1
votes

I used the classification decision tree in my analysis. First, I split the whole data to training and testing- 60%:40%. Then I used GridSearch on my training set to get the best scored model (max_depth=7). Then I plotted learning curve on cross validation set and training sets. Here is the graph I got. It seems that two lines are overlapping. So what does it tell me? There is no overfitting in my model? And in general, why we need the learning curve in analysis?

Link to my learning curve image

Thanks a lot!

2

2 Answers

4
votes

A learning curve shows the validation and training score of an estimator for varying numbers of training samples. It is a tool to find out how much we benefit from adding more training data and whether the estimator suffers more from a variance error or a bias error.

The machine learning curve is useful for many purposes including comparing different algorithms, choosing model parameters during design, adjusting optimization to improve convergence, and determining the amount of data used for training.

You are not making good use of the learning curves tool because you are starting with a very high training size and it does not allow you to see the behavior of the model well.

Here is an example that shows a figure where you start to analyze with a small training size and another that starts with a very large training size (YOUR CASE). To do this, you just have to vary the train_sizes parameter of sklearn.model_selection.learning_curve.

import numpy as np
import matplotlib.pyplot as plt
from sklearn.svm import SVC
from get_csv_data import HandleData
from sklearn.model_selection import learning_curve
from sklearn.model_selection import ShuffleSplit

def plot_learning_curve(estimator, X, y, ax=None, ylim=(0.5, 1.01), cv=None, n_jobs=4, train_sizes=np.linspace(.1, 1.0, 5)):

    train_sizes, train_scores, test_scores = \
        learning_curve(estimator, X, y, cv=cv, n_jobs=n_jobs, train_sizes=train_sizes)
              
    train_scores_mean = np.mean(train_scores, axis=1)
    train_scores_std = np.std(train_scores, axis=1)
    test_scores_mean = np.mean(test_scores, axis=1)
    test_scores_std = np.std(test_scores, axis=1)

    # Plot learning curve
    if ylim is not None:
        ax.set_ylim(*ylim)
    ax.set_xlabel("Training examples")
    ax.set_ylabel("Score")
    ax.plot(train_sizes, train_scores_mean, 'o-', color="r", label="Training score")
    ax.plot(train_sizes, test_scores_mean, 'o-', color="g", label="Cross-validation score")
    ax.legend(loc="best")

    return plt

fig, (ax1, ax2) = plt.subplots(1, 2)

data = HandleData(oneHotFlag=False)
#get the data
X, y = data.get_synthatic_data()

cv = ShuffleSplit(n_splits=10, test_size=0.2, random_state=0)
estimator = SVC()
plot_learning_curve(estimator, X, y, ax = ax1, cv=cv, train_sizes=np.linspace(.1, 1.0, 5))
plot_learning_curve(estimator, X, y, ax = ax2, cv=cv, train_sizes=np.linspace(.5, 1.0, 5))

plt.show()

output:

0
votes

Your graph shows accuracy as a function of number of training examples. The greater the number of training examples, the greater the number of training data points that the model is trained on.

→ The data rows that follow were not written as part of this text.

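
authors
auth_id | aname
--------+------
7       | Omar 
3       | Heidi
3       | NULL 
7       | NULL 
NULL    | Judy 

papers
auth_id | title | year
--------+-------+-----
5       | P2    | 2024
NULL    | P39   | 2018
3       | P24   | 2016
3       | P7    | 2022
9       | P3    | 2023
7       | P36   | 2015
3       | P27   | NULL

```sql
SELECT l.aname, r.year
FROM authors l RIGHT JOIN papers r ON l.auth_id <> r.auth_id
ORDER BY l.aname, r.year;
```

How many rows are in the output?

RIGHT JOIN keeps every row from `papers`; unmatched rows get NULL for `authors`'s columns.
Matching on l.auth_id <> r.auth_id. A NULL in a compared column never satisfies the condition.
- l[0] auth_id=7 → 5 match(es) in r → 5 row(s).
- l[1] auth_id=3 → 3 match(es) in r → 3 row(s).
- l[2] auth_id=3 → 3 match(es) in r → 3 row(s).
- l[3] auth_id=7 → 5 match(es) in r → 5 row(s).
- l[4] auth_id=NULL → no match.
- 1 row(s) from r found no l partner → padded with NULL.
Total: 16 matched + 1 padded = 17 rows.

17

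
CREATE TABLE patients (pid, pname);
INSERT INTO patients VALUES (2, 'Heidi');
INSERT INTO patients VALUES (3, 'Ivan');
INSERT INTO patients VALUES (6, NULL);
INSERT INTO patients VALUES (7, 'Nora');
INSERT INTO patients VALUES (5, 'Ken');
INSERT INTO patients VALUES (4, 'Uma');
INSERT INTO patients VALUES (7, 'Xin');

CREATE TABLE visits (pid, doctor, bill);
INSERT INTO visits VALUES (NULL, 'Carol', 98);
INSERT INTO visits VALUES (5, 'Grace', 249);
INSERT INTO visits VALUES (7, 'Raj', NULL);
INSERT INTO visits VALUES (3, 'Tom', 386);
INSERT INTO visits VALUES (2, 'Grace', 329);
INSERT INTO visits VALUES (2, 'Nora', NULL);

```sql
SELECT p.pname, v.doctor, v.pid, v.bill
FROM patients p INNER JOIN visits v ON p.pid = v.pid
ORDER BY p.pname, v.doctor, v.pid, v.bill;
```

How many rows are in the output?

INNER JOIN keeps only pairs where the ON condition holds.
Matching on p.pid = v.pid. A NULL in a compared column never satisfies the condition.
- p row (pid=2): matches 2 v row(s) → 2 output row(s).
- p row (pid=3): matches 1 v row(s) → 1 output row(s).
- p row (pid=6): no match → dropped.
- p row (pid=7): matches 1 v row(s) → 1 output row(s).
- p row (pid=5): matches 1 v row(s) → 1 output row(s).
- p row (pid=4): no match → dropped.
- p row (pid=7): matches 1 v row(s) → 1 output row(s).
Total: 6 rows.

6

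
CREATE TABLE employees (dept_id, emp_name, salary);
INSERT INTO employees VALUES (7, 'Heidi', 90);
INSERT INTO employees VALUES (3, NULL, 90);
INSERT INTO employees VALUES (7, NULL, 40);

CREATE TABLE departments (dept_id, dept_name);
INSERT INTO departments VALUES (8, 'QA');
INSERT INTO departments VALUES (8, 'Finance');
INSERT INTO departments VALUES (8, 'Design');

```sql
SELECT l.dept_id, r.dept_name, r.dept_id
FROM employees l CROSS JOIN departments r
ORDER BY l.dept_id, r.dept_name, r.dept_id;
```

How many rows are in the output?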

Training accuracy is the accuracy score when the trained model is tested on the data it was trained on. Essentially it's tested on data it has already seen

In cross validation the data is randomly split into training and testing sets. The model is trained on the training set, and tested on the testing set. The accuracy score is a reflection of how closely the testing set is predicted.

The lines coincide because the model is likely well trained: it's just as good at predicting things it hasn't seen before as it is on things it was trained on.